A couple of really interesting things that caught my attention in this latest post. First was the counter-intuitive value in leaving past events posted on the website. I always want to get the clutter of old information off my website so it is easy for potential attendees to find the information they want. While this is probably an important practice generally, for the California Symphony, leaving that information available helped bolster their credibility. She writes,

1) As the season progressed, this list got awkwardly short, especially for an orchestra like the California Symphony that doesn’t perform as frequently as our bigger-budget peers. Participants told us they couldn’t believe we didn’t perform more often, and it looked even worse when only a few concerts were on that list. 2) As they were trying to “get a sense of what we’re about,” as they said, they couldn’t really tell based on only a handful of upcoming shows

Another thing is that they started running digital ads in both English and Spanish. The Spanish ads have a link to a Spanish language landing page.

That pilot test did lead to a measurable increase in Latinx households, and so we decided to put some money behind developing the new site in both languages. Now, when we run ads in Spanish, we can link to landing pages in the same language, another step in making this important segment in our community feel invited and welcome here, as well as give them the information they need to join us.

This was not new information to me because Aubrey has been reporting her success attracting a broader audience segment on Twitter for a few weeks now.

While she didn’t report on the outcomes of the changes, her discussion of how they adjusted some of the website sections to be outwardly focused rather than inwardly focused gave me something to think about. For example, instead of “Education” as a navigation header they are using “Off Stage” with subheaders focused on kids, adults and artists. They also changed “Support Us” to the more outwardly oriented “Your Support.”

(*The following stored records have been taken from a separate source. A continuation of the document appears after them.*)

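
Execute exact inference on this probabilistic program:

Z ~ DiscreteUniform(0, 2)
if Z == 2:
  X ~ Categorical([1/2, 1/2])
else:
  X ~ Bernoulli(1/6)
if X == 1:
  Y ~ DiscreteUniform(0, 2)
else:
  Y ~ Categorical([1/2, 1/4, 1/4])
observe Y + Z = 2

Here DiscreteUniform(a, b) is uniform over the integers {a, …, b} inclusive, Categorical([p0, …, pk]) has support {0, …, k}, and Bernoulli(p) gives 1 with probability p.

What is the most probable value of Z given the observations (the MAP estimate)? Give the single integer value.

argmax_v P(Z = v | obs) = 2

Enumerate traces; 6 have nonzero weight after conditioning:
  (Z=0, X=0, Y=2) weight 5/72
  (Z=0, X=1, Y=2) weight 1/54
  (Z=1, X=0, Y=1) weight 5/72
  (Z=1, X=1, Y=1) weight 1/54
  (Z=2, X=0, Y=0) weight 1/12
  (Z=2, X=1, Y=0) weight 1/18
Group by Z:
  weight(Z=0) = 19/216
  weight(Z=1) = 19/216
  weight(Z=2) = 5/36
Total weight = 19/216 + 19/216 + 5/36 = 17/54
P(Z=0 | obs) = 19/216 / 17/54 = 19/68
P(Z=1 | obs) = 19/216 / 17/54 = 19/68
P(Z=2 | obs) = 5/36 / 17/54 = 15/34
argmax = 2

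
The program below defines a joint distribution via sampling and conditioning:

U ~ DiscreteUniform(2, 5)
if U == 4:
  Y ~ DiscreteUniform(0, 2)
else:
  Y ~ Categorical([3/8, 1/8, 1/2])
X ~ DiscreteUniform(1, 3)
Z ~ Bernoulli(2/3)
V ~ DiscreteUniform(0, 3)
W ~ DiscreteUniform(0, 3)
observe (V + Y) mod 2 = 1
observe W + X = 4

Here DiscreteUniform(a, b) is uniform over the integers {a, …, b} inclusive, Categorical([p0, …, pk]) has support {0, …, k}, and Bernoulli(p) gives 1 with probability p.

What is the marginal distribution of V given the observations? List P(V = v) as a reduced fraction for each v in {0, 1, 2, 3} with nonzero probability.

P(V=0) = 17/192, P(V=1) = 79/192, P(V=2) = 17/192, P(V=3) = 79/192

Enumerate traces; 144 have nonzero weight after conditioning:
  (U=2, Y=0, X=1, Z=0, V=1, W=3) weight 1/1536
  (U=2, Y=0, X=1, Z=0, V=3, W=3) weight 1/1536
  (U=2, Y=0, X=1, Z=1, V=1, W=3) weight 1/768
  (U=2, Y=0, X=1, Z=1, V=3, W=3) weight 1/768
  (U=2, Y=0, X=2, Z=0, V=1, W=2) weight 1/1536
  (U=2, Y=0, X=2, Z=0, V=3, W=2) weight 1/1536
  (U=2, Y=0, X=2, Z=1, V=1, W=2) weight 1/768
  (U=2, Y=0, X=2, Z=1, V=3, W=2) weight 1/768
  (U=2, Y=1, X=1, Z=0, V=0, W=3) weight 1/4608
  (U=2, Y=1, X=1, Z=0, V=2, W=3) weight 1/4608
  … 134 more
Group by V:
  weight(V=0) = 17/1536
  weight(V=1) = 79/1536
  weight(V=2) = 17/1536
  weight(V=3) = 79/1536
Total weight = 17/1536 + 79/1536 + 17/1536 + 79/1536 = 1/8
P(V=0 | obs) = 17/1536 / 1/8 = 17/192
P(V=1 | obs) = 79/1536 / 1/8 = 79/192
P(V=2 | obs) = 17/1536 / 1/8 = 17/192
P(V=3 | obs) = 79/1536 / 1/8 = 79/192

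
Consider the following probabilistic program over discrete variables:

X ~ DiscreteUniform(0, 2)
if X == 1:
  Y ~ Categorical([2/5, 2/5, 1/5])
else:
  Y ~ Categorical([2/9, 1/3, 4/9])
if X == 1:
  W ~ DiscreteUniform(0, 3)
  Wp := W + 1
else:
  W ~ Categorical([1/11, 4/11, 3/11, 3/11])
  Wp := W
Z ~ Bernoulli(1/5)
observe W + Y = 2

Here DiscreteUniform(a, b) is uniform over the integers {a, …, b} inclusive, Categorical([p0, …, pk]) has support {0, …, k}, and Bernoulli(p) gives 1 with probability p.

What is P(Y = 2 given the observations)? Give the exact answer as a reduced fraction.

P(Y = 2 | obs) = 259/1375

Enumerate traces; 18 have nonzero weight after conditioning:
  (X=0, Y=0, W=2, Z=0) weight 8/495
  (X=0, Y=0, W=2, Z=1) weight 2/495
  (X=0, Y=1, W=1, Z=0) weight 16/495
  (X=0, Y=1, W=1, Z=1) weight 4/495
  (X=0, Y=2, W=0, Z=0) weight 16/1485
  (X=0, Y=2, W=0, Z=1) weight 4/1485
  (X=1, Y=0, W=2, Z=0) weight 2/75
  (X=1, Y=0, W=2, Z=1) weight 1/150
  … 10 more
Group by Y:
  weight(Y=0) = 73/990
  weight(Y=1) = 113/990
  weight(Y=2) = 259/5940
Total weight = 73/990 + 113/990 + 259/5940 = 25/108
P(Y=0 | obs) = 73/990 / 25/108 = 438/1375
P(Y=1 | obs) = 113/990 / 25/108 = 678/1375
P(Y=2 | obs) = 259/5940 / 25/108 = 259/1375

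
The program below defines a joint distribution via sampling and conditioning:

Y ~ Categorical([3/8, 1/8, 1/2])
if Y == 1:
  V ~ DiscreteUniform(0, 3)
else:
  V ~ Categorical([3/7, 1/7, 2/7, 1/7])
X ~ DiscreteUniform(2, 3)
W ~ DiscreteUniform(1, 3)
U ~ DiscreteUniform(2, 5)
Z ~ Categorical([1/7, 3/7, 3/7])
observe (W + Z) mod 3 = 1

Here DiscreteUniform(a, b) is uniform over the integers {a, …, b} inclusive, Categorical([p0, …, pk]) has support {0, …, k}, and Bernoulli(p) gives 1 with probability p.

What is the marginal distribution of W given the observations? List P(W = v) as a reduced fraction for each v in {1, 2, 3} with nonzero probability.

Enumerate traces; 288 have nonzero weight after conditioning:
  (Y=0, V=0, X=2, W=1, U=2, Z=0) weight 3/3136
  (Y=0, V=0, X=2, W=1, U=3, Z=0) weight 3/3136
  (Y=0, V=0, X=2, W=1, U=4, Z=0) weight 3/3136
  (Y=0, V=0, X=2, W=1, U=5, Z=0) weight 3/3136
  (Y=0, V=0, X=2, W=2, U=2, Z=2) weight 9/3136
  (Y=0, V=0, X=2, W=2, U=3, Z=2) weight 9/3136
  (Y=0, V=0, X=2, W=2, U=4, Z=2) weight 9/3136
  (Y=0, V=0, X=2, W=2, U=5, Z=2) weight 9/3136
  (Y=0, V=0, X=2, W=3, U=2, Z=1) weight 9/3136
  … 279 more
Group by W:
  weight(W=1) = 1/21
  weight(W=2) = 1/7
  weight(W=3) = 1/7
Total weight = 1/21 + 1/7 + 1/7 = 1/3
P(W=1 | obs) = 1/21 / 1/3 = 1/7
P(W=2 | obs) = 1/7 / 1/3 = 3/7
P(W=3 | obs) = 1/7 / 1/3 = 3/7

P(W=1) = 1/7, P(W=2) = 3/7, P(W=3) = 3/7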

A lot of the work they did was in the area of providing background information both in their program book and website. Their program notes are more about the background of the artists and music than the technical details of the music. They have song clips and information drawn from Wikipedia available online for those who want to know more. They changed their writing style to short bullet points rather than paragraphs.

Aubrey provides the rationale behind these changes based both in research and user feedback so it is definitely worth while to read this recent post.